Judah walked about all day with a dazed expression on his face, crying silently but bitterly, and a growing look of sullen fury on his dark face that told of bitter thoughts within. Over and over again his lips unconsciously formed the words:

“I’ll find him when I’m older if he’s on top of the earth, and then it’ll be him or me who will lie as my poor master lies in there to-day.”

Then came the funeral. The Indians gathered from all the adjoining cities and towns and from the Canada shore, to see the body of the man they had lived and respected committed to the ground. They buried him beneath the giant pine against which he was found leaning, wounded to death. Curiosity attracted many of the white inhabitants, among whom were the two strangers referred to in the first part of this narrative.

Two days after the funeral, Mr. Maybee and Warren sat in the latter’s room talking of Winona and Judah.

“It was a fortunit thing for us all, Mr. Maxwell, that you happened to be aroun’ during this hyar tryin’ time. You’ve been a friend in need, sir, durn me ef you ain’t.”

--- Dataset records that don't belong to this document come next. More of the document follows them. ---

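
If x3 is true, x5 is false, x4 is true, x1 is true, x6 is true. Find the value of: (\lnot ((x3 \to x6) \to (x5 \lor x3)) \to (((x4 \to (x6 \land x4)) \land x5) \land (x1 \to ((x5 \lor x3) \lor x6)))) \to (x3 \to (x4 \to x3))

\text{True}

x3 \to x6 = \text{True} \to \text{True} = \text{True}
x5 \lor x3 = \text{False} \lor \text{True} = \text{True}
(x3 \to x6) \to (x5 \lor x3) = \text{True} \to \text{True} = \text{True}
\lnot ((x3 \to x6) \to (x5 \lor x3)) = \lnot \text{True} = \text{False}
x6 \land x4 = \text{True} \land \text{True} = \text{True}
x4 \to (x6 \land x4) = \text{True} \to \text{True} = \text{True}
(x4 \to (x6 \land x4)) \land x5 = \text{True} \land \text{False} = \text{False}
x5 \lor x3 = \text{False} \lor \text{True} = \text{True}
(x5 \lor x3) \lor x6 = \text{True} \lor \text{True} = \text{True}
x1 \to ((x5 \lor x3) \lor x6) = \text{True} \to \text{True} = \text{True}
((x4 \to (x6 \land x4)) \land x5) \land (x1 \to ((x5 \lor x3) \lor x6)) = \text{False} \land \text{True} = \text{False}
\lnot ((x3 \to x6) \to (x5 \lor x3)) \to (((x4 \to (x6 \land x4)) \land x5) \land (x1 \to ((x5 \lor x3) \lor x6))) = \text{False} \to \text{False} = \text{True}
x4 \to x3 = \text{True} \to \text{True} = \text{True}
x3 \to (x4 \to x3) = \text{True} \to \text{True} = \text{True}
(\lnot ((x3 \to x6) \to (x5 \lor x3)) \to (((x4 \to (x6 \land x4)) \land x5) \land (x1 \to ((x5 \lor x3) \lor x6)))) \to (x3 \to (x4 \to x3)) = \text{True} \to \text{True} = \text{True}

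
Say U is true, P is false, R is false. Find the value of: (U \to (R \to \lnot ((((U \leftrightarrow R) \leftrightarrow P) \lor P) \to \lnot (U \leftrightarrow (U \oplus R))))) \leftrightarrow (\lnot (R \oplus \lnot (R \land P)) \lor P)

\text{False}

U \leftrightarrow R = \text{True} \leftrightarrow \text{False} = \text{False}
(U \leftrightarrow R) \leftrightarrow P = \text{False} \leftrightarrow \text{False} = \text{True}
((U \leftrightarrow R) \leftrightarrow P) \lor P = \text{True} \lor \text{False} = \text{True}
U \oplus R = \text{True} \oplus \text{False} = \text{True}
U \leftrightarrow (U \oplus R) = \text{True} \leftrightarrow \text{True} = \text{True}
\lnot (U \leftrightarrow (U \oplus R)) = \lnot \text{True} = \text{False}
(((U \leftrightarrow R) \leftrightarrow P) \lor P) \to \lnot (U \leftrightarrow (U \oplus R)) = \text{True} \to \text{False} = \text{False}
\lnot ((((U \leftrightarrow R) \leftrightarrow P) \lor P) \to \lnot (U \leftrightarrow (U \oplus R))) = \lnot \text{False} = \text{True}
R \to \lnot ((((U \leftrightarrow R) \leftrightarrow P) \lor P) \to \lnot (U \leftrightarrow (U \oplus R))) = \text{False} \to \text{True} = \text{True}
U \to (R \to \lnot ((((U \leftrightarrow R) \leftrightarrow P) \lor P) \to \lnot (U \leftrightarrow (U \oplus R)))) = \text{True} \to \text{True} = \text{True}
R \land P = \text{False} \land \text{False} = \text{False}
\lnot (R \land P) = \lnot \text{False} = \text{True}
R \oplus \lnot (R \land P) = \text{False} \oplus \text{True} = \text{True}
\lnot (R \oplus \lnot (R \land P)) = \lnot \text{True} = \text{False}
\lnot (R \oplus \lnot (R \land P)) \lor P = \text{False} \lor \text{False} = \text{False}
(U \to (R \to \lnot ((((U \leftrightarrow R) \leftrightarrow P) \lor P) \to \lnot (U \leftrightarrow (U \oplus R))))) \leftrightarrow (\lnot (R \oplus \lnot (R \land P)) \lor P) = \text{True} \leftrightarrow \text{False} = \text{False}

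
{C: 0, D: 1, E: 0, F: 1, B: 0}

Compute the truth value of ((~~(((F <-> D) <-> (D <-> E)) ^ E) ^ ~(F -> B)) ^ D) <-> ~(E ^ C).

F <-> D = 1 <-> 1 = 1
D <-> E = 1 <-> 0 = 0
(F <-> D) <-> (D <-> E) = 1 <-> 0 = 0
((F <-> D) <-> (D <-> E)) ^ E = 0 ^ 0 = 0
~(((F <-> D) <-> (D <-> E)) ^ E) = ~0 = 1
~~(((F <-> D) <-> (D <-> E)) ^ E) = ~1 = 0
F -> B = 1 -> 0 = 0
~(F -> B) = ~0 = 1
~~(((F <-> D) <-> (D <-> E)) ^ E) ^ ~(F -> B) = 0 ^ 1 = 1
(~~(((F <-> D) <-> (D <-> E)) ^ E) ^ ~(F -> B)) ^ D = 1 ^ 1 = 0
E ^ C = 0 ^ 0 = 0
~(E ^ C) = ~0 = 1
((~~(((F <-> D) <-> (D <-> E)) ^ E) ^ ~(F -> B)) ^ D) <-> ~(E ^ C) = 0 <-> 1 = 0

0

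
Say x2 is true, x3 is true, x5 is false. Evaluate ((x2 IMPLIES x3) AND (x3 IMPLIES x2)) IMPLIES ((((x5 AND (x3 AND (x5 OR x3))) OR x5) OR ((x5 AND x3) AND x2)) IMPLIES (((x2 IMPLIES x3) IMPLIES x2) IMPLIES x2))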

“Yes;” replied Warren, smiling at the other’s quaint speech, “it was a time that would have made any one a friend to those two helpless children.”

“Maybe, maybe,” returned the hotel keeper, dubiously. “But you must remember that every man warn’t built with a soul in his carcass; some of ’em’s only got a piece of liver whar the heart orter be.” Warren smiled again.

“Mr. Maybee, I want to ask you a question——”

“Go ahead, steamboat; what’s the question?”

“What is to become of Winona after I leave this place? It is different with the boy—he can manage somehow—but the girl; that is what troubles me.”